Sales are indexed to 2020 = 100. By 2024, Region A's index is 140 and Region B's is 125. Which region grew faster, and by how much more?
Answer: Region A, by 15 percentage points
An index of 140 means 40% growth from the 2020 base; 125 means 25%. Region A grew faster, by 40 − 25 = 15 percentage points. The relative-framing and index-ratio foils mis-express the gap.
Compute each margin as profit ÷ selling price, then compare the margins — not the raw profits.
Product A sells for £500 at a cost of £350. Product B sells for £800 at a cost of £600. What is the higher of the two profit margins?
Answer: 30.0%
Margin = profit/price. A: 150/500 = 30%. B: 200/800 = 25%. The higher is A at 30%. The 42.9%/33.3% foils divide by cost (markup); B has more profit in £ but a lower margin.
Compute the per-unit rate for each period first, then the percentage change between the rates.
A retailer's sales were £4.8m across 8 stores in 2022, and £7.5m across 12 stores in 2024. By what percentage did sales PER STORE change?
Answer: 4.2%
Sales per store: 4.8m/8 = £600k and 7.5m/12 = £625k. Change = (625−600)/600 = 4.2%. The 56.3% foil uses total sales (ignoring that store count grew); 50% is the change in store count.
Real growth = (1 + nominal) ÷ (1 + inflation) − 1 — divide the factors, don't subtract the rates.
An investment grew at a nominal CAGR of 12% per year while inflation ran at 5% per year. What was the real (inflation-adjusted) CAGR?
Answer: 6.7%
Real CAGR = (1 + nominal)/(1 + inflation) − 1 = 1.12/1.05 − 1 = 6.7%. The 7.0% foil simply subtracts inflation (the classic shortcut); 12% ignores it.
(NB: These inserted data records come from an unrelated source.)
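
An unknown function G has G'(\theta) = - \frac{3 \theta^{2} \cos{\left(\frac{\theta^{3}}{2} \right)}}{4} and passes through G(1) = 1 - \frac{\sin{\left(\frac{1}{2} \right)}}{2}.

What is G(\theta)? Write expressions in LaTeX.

G(\theta) = 1 - \frac{\sin{\left(\frac{\theta^{3}}{2} \right)}}{2}

The substitution u = \frac{\theta^{3}}{2} works: G'(\theta) is exactly (dG/du)*(du/d\theta) for that inner function.
A general antiderivative is - \frac{\sin{\left(\frac{\theta^{3}}{2} \right)}}{2} + C.
The condition gives C = 1 - \frac{\sin{\left(\frac{1}{2} \right)}}{2} - (- \frac{\sin{\left(\frac{1}{2} \right)}}{2}) = 1.
So G(\theta) = 1 - \frac{\sin{\left(\frac{\theta^{3}}{2} \right)}}{2}.
Check: d/d\theta[1 - \frac{\sin{\left(\frac{\theta^{3}}{2} \right)}}{2}] = - \frac{3 \theta^{2} \cos{\left(\frac{\theta^{3}}{2} \right)}}{4} = G'(\theta).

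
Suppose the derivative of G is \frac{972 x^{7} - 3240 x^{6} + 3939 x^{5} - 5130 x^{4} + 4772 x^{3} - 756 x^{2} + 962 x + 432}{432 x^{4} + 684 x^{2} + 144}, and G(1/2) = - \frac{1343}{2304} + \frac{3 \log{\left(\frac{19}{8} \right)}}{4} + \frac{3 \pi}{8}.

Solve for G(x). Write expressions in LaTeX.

Any candidate G(x) must reproduce the stated G'(x) exactly.
A general antiderivative is \left(- \frac{3 x^{2}}{4} + \frac{5 x}{3}\right)^{2} + \frac{3 \log{\left(\frac{3 x^{2}}{2} + 2 \right)}}{4} + \frac{3 \operatorname{atan}{\left(2 x \right)}}{2} + C.
The condition gives C = - \frac{1343}{2304} + \frac{3 \log{\left(\frac{19}{8} \right)}}{4} + \frac{3 \pi}{8} - (\frac{961}{2304} + \frac{3 \log{\left(\frac{19}{8} \right)}}{4} + \frac{3 \pi}{8}) = -1.
So G(x) = \frac{81 x^{4} - 360 x^{3} + 400 x^{2} + 108 \log{\left(\frac{3 x^{2}}{2} + 2 \right)} + 216 \operatorname{atan}{\left(2 x \right)} - 144}{144}.
Check: d/dx[\frac{81 x^{4} - 360 x^{3} + 400 x^{2} + 108 \log{\left(\frac{3 x^{2}}{2} + 2 \right)} + 216 \operatorname{atan}{\left(2 x \right)} - 144}{144}] = \frac{972 x^{7} - 3240 x^{6} + 3939 x^{5} - 5130 x^{4} + 4772 x^{3} - 756 x^{2} + 962 x + 432}{432 x^{4} + 684 x^{2} + 144} = G'(x).

G(x) = \frac{81 x^{4} - 360 x^{3} + 400 x^{2} + 108 \log{\left(\frac{3 x^{2}}{2} + 2 \right)} + 216 \operatorname{atan}{\left(2 x \right)} - 144}{144}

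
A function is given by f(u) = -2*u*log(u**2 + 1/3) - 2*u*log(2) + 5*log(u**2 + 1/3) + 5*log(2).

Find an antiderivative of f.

The integrand splits into summands that can be handled one at a time.
Check: d/du[(3*u**2 + 3*u*(5 - u)*log(2*u**2 + 2/3) - 30*u - log(u**2 + 1/3) + 10*sqrt(3)*atan(sqrt(3)*u))/3] = -2*u*log(u**2 + 1/3) - 2*u*log(2) + 5*log(u**2 + 1/3) + 5*log(2) = f(u).

An antiderivative is F(u) = (3*u**2 + 3*u*(5 - u)*log(2*u**2 + 2/3) - 30*u - log(u**2 + 1/3) + 10*sqrt(3)*atan(sqrt(3)*u))/3.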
Cost = quantity × buy price × (1 + commission); proceeds = quantity × sell price × (1 − commission); profit is the difference.
You buy 3.7 tonnes of aluminium at £884.37/tonne and later sell it at £1,525.59/tonne, through a broker charging 2% commission on each transaction. What profit is made?
Answer: £2,194.18
Buy cost incl. 2% = 3.7×884.37×1.02 = £3,337.61. Sale proceeds after 2% = 3.7×1525.59×0.98 = £5,531.79. Profit = 5,531.79 − 3,337.61 = £2,194.18. The £2,372.51 foil ignores commission; £641.22 forgets the 3.7 tonnes.